Strangers in Their Own Land: Anger and Mourning on the American Right is a 2016 book by sociologist Arlie Russell Hochschild. The book sets out to explain the worldview of supporters of the Tea Party movement in Louisiana.

==Summary==
Hochschild's book was written after speaking to focus groups and interviewing Tea Party supporters. She focuses her efforts in Lake Charles, Louisiana, in Calcasieu Parish. The bayou area has a high concentration of petrochemical plants as well as a high level of pollution in its waterways. Hochschild wanted to understand why there was little support for environmental regulation in this area, despite what would seem to be the self-interest of its residents. Hochschild's research led her to focus on the cultural values that led people to oppose government regulation. Prominent among these were their attitudes about taxes, their religious convictions, and challenges to their honor.

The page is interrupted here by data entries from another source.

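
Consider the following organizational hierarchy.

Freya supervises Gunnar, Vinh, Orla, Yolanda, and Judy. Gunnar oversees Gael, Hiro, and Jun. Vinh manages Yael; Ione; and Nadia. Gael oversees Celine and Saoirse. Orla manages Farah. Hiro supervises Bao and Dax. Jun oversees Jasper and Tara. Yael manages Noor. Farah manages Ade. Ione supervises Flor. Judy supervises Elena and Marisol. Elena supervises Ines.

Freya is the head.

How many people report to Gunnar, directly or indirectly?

Gunnar directly manages Gael, Hiro, Jun. Under Gael: Saoirse, Celine (2). Under Hiro: Dax, Bao (2). Under Jun: Jasper, Tara (2). So Gunnar's organization is 3 direct reports plus everyone under them: 3 + 3 + 3 = 9.

9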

The core of the book is Hochschild's attempt to distill the worldview of Tea Party supporters, who formed part of the same constituency that heavily backed Donald Trump in the 2016 U.S. presidential election. According to Hochschild, Tea Party supporters have reacted against the changing face of America in the last few decades. They perceive a situation where women, immigrants, and racial minorities have been "cutting in line" to achieve the American Dream. They also feel as though some government officials (such as President Barack Obama) have been waving these same groups to the front of the line through affirmative action programs and other kinds of support. As a result of these perceptions, the older, largely white, and disproportionately male supporters of the Tea Party increasingly feel, as Hochschild's title indicates, like strangers in their own land.

==Reception==
- Finalist for the 2016 National Book Award for Nonfiction. The citation notes, "She writes unflinchingly of deep reasons people act against their apparent self-interest and makes the unlikely case that even in 2016 mutual compassion and understanding between the right and the left are possible."
- Selected by The New York Times as one of "6 Books to Understand Trump's Win" and it has been a New York Times Best Seller. It has been reviewed by Jason DeParle in the New York Times Book Review, by David Brooks in his July 4, 2017 New York Times op-ed, by Jedediah Purdy in The New Republic, by Nathaniel Rich in The New York Review of Books, by Gabriel Thompson in Newsday and by Ralph Benko in Forbes.